Publié le 12 Sep 2019 - 00:44
INONDATIONS A LA MEDINA ET GUEULE-TAPEE

La galère matinale des habitants 

 

Il suffit que quelques gouttes d’eau s’abattent pour que Dakar et sa banlieue changent complétement de visage.  Les millimètres de précipitation enregistrés la nuit du 9 au 10 septembre en sont une parfaite illustration. Aux quartiers Gueule-Tapée et Médina, la pluie a provoqué la galère des habitants et des commerçants qui ont essayé, chacun à sa manière, d’évacuer les eaux et d’apporter leurs solutions face à l’insalubrité.

 

Seau à la main, debout près d’une fosse septique débordante devant la porte de sa maison, Oumou Keita n’a pas d’autres choix que de la vider dans la rue. Elle effectue des va-et-vient avec son seau pour vider le contenu dans la rue déjà inondée par l’eau de pluie. En cette matinée de lendemain de la fête d’Achoura (Tamkharite), le décor est peu engageant dans cette rue de la Gueule-Tapée, en face de l’école Ali Codou Ndoye (ex-école Racine Paille). Les égouts sont bouchés par les ordures. Ce qui rend impossible l’évacuation des eaux usées. Leurs couvercles enlevés ou volés rendent l’atmosphère invivable. L’odeur est partout pestilentielle. Les rares passants qui empruntent cet axe pataugent les narines pincées.

Quant à Oumou Keita, elle continue de vider sa fosse septique dans la rue, sous le regard méprisant des passants. ‘’Bien avant la Korité, je suis obligée, chaque jour, de vider la fosse dans la rue, car le tuyau d’évacuation est gâté. On démolissait la maison d’à-côté pour la réfection et le camion de terrassement a heurté notre fosse septique. Depuis lors, l’eau ne ruisselle plus vers les canalisations’’, explique-t-elle.

Un peu plus loin, au ‘’marché mercredi’’ de Sham, la saleté et les eaux usées règnent en maitre. Ces eaux mélangées avec des ordures ruissellent sur les routes recouvertes de sable.  En cette matinée fériée, les commerçants se sont reconvertis en techniciens de surface.  Ils sont à pied d’œuvre depuis 8 h, pour rendre le marché propre et plus fréquentable, avant l’arrivée des rares clients. Munis de balais, de pelles et de brouettes, ils s’occupent du nettoyage du canal de la Gueule-Tapée. Ils essayent de déboucher les égouts remplis d’ordures et de  sable. ‘’Avec l’opération Tabaski, le marché était occupé par les éleveurs. Ils étaient venus avec des camions de sable pour installer leurs moutons. Depuis lors, le marché n’est pas bien nettoyé et avec la pluie, il est devenu infréquentable. C’est pourquoi nous avons pris l’initiative de le nettoyer nous-mêmes, puisque nous sommes les usagers’’, témoigne Abdou Diouf, délégué du marché.
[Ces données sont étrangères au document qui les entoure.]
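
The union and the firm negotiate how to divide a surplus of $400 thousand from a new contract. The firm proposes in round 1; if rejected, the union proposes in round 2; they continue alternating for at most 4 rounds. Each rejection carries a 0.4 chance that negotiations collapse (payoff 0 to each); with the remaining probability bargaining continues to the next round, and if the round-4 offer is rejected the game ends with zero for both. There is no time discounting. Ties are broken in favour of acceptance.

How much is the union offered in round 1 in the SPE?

By backward induction:
Round 4 (the union proposes): the firm will accept anything ≥ 0, so the union offers 0 and keeps 400.
Round 3 (the firm proposes): rejecting gives the union an expected 0.6 × 400 = 240. The firm offers 240 and keeps 400 − 240 = 160.
Round 2 (the union proposes): rejecting gives the firm an expected 0.6 × 160 = 96; the union offers that and keeps 304.
Round 1 (the firm proposes): rejecting gives the union an expected 0.6 × 304 = 182.4, so the firm offers 182.4, keeping 217.6.

182.4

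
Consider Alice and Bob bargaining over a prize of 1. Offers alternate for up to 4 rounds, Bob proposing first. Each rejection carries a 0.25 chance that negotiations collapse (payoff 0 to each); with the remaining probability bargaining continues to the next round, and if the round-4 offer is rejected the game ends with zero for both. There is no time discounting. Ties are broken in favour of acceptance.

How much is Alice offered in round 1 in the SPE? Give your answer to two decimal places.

0.61

Round 4 (Alice proposes): rejection yields 0 for Bob; Alice offers 0 and keeps 1.
Round 3 (Bob proposes): rejecting gives Alice an expected 0.75 × 1 = 0.75. Bob offers 0.75 and keeps 1 − 0.75 = 0.25.
Round 2 (Alice proposes): rejecting gives Bob an expected 0.75 × 0.25 = 0.1875. Alice offers 0.1875 and keeps 1 − 0.1875 = 0.8125.
Round 1 (Bob proposes): rejecting gives Alice an expected 0.75 × 0.8125 = 0.609375; Bob offers that and keeps 0.390625.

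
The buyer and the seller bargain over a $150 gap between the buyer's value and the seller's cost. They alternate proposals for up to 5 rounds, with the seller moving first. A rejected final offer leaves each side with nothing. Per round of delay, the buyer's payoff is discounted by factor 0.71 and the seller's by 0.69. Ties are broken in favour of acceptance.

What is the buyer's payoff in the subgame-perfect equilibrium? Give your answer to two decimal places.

49.19

Round 5 (the seller proposes): the buyer will accept anything ≥ 0, so the seller offers 0 and keeps 150.
Round 4 (the buyer proposes): the seller can get 150 next round, worth 0.69 × 150 = 103.5 now; the buyer offers that and keeps 46.5.
Round 3 (the seller proposes): the buyer can get 46.5 next round, worth 0.71 × 46.5 = 33.015 now. The seller offers 33.015 and keeps 150 − 33.015 = 116.985.
Round 2 (the buyer proposes): the seller can get 116.985 next round, worth 0.69 × 116.985 = 80.71965 now; the buyer offers that and keeps 69.28035.
Round 1 (the seller proposes): the buyer can get 69.28035 next round, worth 0.71 × 69.28035 = 49.1890485 now; the seller offers that and keeps 100.8109515.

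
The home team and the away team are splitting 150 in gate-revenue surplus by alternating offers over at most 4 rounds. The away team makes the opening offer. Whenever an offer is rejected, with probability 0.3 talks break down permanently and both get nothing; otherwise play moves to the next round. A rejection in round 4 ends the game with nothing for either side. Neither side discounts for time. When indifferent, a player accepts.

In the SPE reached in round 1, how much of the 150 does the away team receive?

67.05

By backward induction:
Round 4 (the home team proposes): the away team will accept anything ≥ 0, so the home team offers 0 and keeps 150.
Round 3 (the away team proposes): rejecting gives the home team an expected 0.7 × 150 = 105; the away team offers that and keeps 45.
Round 2 (the home team proposes): rejecting gives the away team an expected 0.7 × 45 = 31.5, so the home team offers 31.5, keeping 118.5.
Round 1 (the away team proposes): rejecting gives the home team an expected 0.7 × 118.5 = 82.95, so the away team offers 82.95, keeping 67.05.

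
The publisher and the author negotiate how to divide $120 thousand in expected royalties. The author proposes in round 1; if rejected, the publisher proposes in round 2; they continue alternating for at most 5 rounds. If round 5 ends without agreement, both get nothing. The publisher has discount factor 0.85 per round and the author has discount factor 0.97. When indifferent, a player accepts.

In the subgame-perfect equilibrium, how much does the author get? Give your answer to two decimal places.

114.42

By backward induction:
Round 5 (the author proposes): the publisher will accept anything ≥ 0, so the author offers 0 and keeps 120.
Round 4 (the publisher proposes): the author can get 120 next round, worth 0.97 × 120 = 116.4 now, so the publisher offers 116.4, keeping 3.6.
Round 3 (the author proposes): the publisher can get 3.6 next round, worth 0.85 × 3.6 = 3.06 now, so the author offers 3.06, keeping 116.94.
Round 2 (the publisher proposes): the author can get 116.94 next round, worth 0.97 × 116.94 = 113.4318 now, so the publisher offers 113.4318, keeping 6.5682.
Round 1 (the author proposes): the publisher can get 6.5682 next round, worth 0.85 × 6.5682 = 5.58297 now, so the author offers 5.58297, keeping 114.41703.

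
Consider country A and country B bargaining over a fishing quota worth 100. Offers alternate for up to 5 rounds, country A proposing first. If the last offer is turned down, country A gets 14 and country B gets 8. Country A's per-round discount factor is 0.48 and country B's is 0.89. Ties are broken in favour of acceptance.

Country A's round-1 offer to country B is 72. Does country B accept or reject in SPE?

Round 5 (country A proposes): country B gets 8 if talks fail, so country A offers 8 and keeps 92.
Round 4 (country B proposes): country A can get 92 next round, worth 0.48 × 92 = 44.16 now; country B offers that and keeps 55.84.
Round 3 (country A proposes): country B can get 55.84 next round, worth 0.89 × 55.84 = 49.6976 now; country A offers that and keeps 50.3024.
Round 2 (country B proposes): country A can get 50.3024 next round, worth 0.48 × 50.3024 = 24.145152 now. Country B offers 24.145152 and keeps 100 − 24.145152 = 75.854848.
So by rejecting in round 1, country B gets 75.854848 next round, worth 0.89 × 75.854848 = 67.51081472 now.
Offer 72 ≥ 67.51081472, so country B accepts.

Accept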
‘’Le Sénégal zéro déchet semble impossible’’

Le décor est partout le même. De l’autre côté, en face du Casino, à la gare des ‘’taxis-clando’’ qui desservent la banlieue, c’est le rabatteur Babacar qui essaie, avec beaucoup de mal, d’évacuer les eaux usées en utilisant les moyens du bord. Avec une pelle, il ouvre les égouts qui longent la route pour les déboucher et ensuite se sert de son balai pour frayer un passage à l’eau sale. Bientôt 3 heures qu’il effectue ce dur travail sous une chaleur de plomb pour permettre aux clients d’avoir une voie d’accès aux taxis. Le corps perlé de sueur, il s’indigne du comportement des riverains qui profitent de la pluie pour ouvrir leurs fosses septiques qui se déversent jusque dans la gare. ‘’Ce sont les agents de la mairie qui doivent se charger du nettoiement, mais ils ne viennent pas tôt. Surtout en ce lendemain de Tamkharite. En plus, ils se limitent à ramasser les ordures.  Parfois, c’est le commandant de la gendarmerie IV de la Médina qui envoie ses éléments pour nettoyer. Je nettoie  depuis 7 h pour que les clients ne se salissent pas, en empruntant cet axe pour prendre les taxis’’, explique-t-il, l’air tout fatigué.  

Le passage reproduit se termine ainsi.